Preslav Nakov holds a PhD degree in Computer Science from the University of California at Berkeley and a MSc degree from Sofia University. He was a Research Fellow at the National University of Singapore (2008-2011), a honorary lecturer at Sofia University (2008), researcher at the Bulgarian Academy of Sciences (2008), and a visiting researcher at the University of Southern California, Information Sciences Institute (2005).

Preslav Nakov is a co-author of a book on Semantic Relations between Nominals, two books on computer algorithms, and over 100 research papers, including over 40 in top-tier conferences and journals.

He received the Young Researcher Award at the Recent Advances in Natural Language Processing Conference 2011 (RANLP’2011) and was the first to receive the Bulgarian President’s John Atanasoff award. His research in machine translation won competitions in the Seventh and the Ninth Workshop on Statistical Machine Translation (WMT’12 and WMT’14), as well as in the 10th International Workshop on Spoken Language Translation (IWSLT’13).

Preslav Nakov is an Associate Editor of the AI Communications journal and an elected member of the ACL SIGLEX board (since 2013). He served on the programme committees of the major conferences and workshops in computational linguistics, including as a co-chair of SemEval 2014-2016, and as an area chair of *SEM’13 and EMNLP’16.

Talk abstract

Exposing Paid Opinion Manipulation Trolls in News Community Forums

The practice of using opinion manipulation trolls has been reality since the rise of Internet and community forums. It has been shown that user opinions about products, companies and politics can be influenced by posts by other users in online forums and social networks. This makes it easy for companies and political parties to gain popularity by paying for “reputation management” to people or companies that write in discussion forums and social networks fake opinions from fake profiles.

During the 2013-2014 Bulgarian protests against the Oresharski cabinet, social networks and news community forums became the main “battle grounds” between supporters and opponents of the government. In that period, there was a very notable presence and activity of government supporters in Web forums. In series of leaked documents in the independent Bulgarian media Bivol, it was alleged that the ruling Socialist party was paying Internet trolls with EU Parliament money. Allegedly, these trolls were hired by a PR agency and were given specific instructions what to write.
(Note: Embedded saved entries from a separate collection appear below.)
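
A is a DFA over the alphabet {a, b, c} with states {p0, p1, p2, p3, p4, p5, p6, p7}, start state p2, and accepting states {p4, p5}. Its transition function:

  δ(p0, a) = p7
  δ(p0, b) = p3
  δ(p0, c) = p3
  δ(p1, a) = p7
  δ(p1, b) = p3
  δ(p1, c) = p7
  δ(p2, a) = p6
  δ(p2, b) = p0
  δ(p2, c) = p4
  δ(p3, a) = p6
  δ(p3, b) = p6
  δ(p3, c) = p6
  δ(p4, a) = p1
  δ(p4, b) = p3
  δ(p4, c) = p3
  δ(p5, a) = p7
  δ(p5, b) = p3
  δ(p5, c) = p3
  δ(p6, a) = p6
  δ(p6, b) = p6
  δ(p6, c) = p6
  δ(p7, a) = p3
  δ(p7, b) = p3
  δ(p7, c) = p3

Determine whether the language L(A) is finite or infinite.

finite

The useful states (reachable from p2 and able to reach an accepting state) are {p2, p4}.
Restricted to these states the transition graph has no cycle, so every accepting path has bounded length and L is finite.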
A natural question is whether such trolls can be found and exposed automatically. This is a very hard task, as there is no enough data to train a classifier; yet, it is possible to obtain some test data, as these trolls are sometimes caught and widely exposed (e.g., by Bivol). Yet, one still needs training data. We solve the problem by assuming that a user who is called a troll by several different people is likely to be one, and one who has never been called a troll is unlikely to be such. We compare the profiles of (i) paid trolls vs. (ii) “mentioned” trolls vs. (iii) non-trolls, and we further show that a classifier trained to distinguish (ii) from (iii) does quite well also at telling apart (i) from (iii).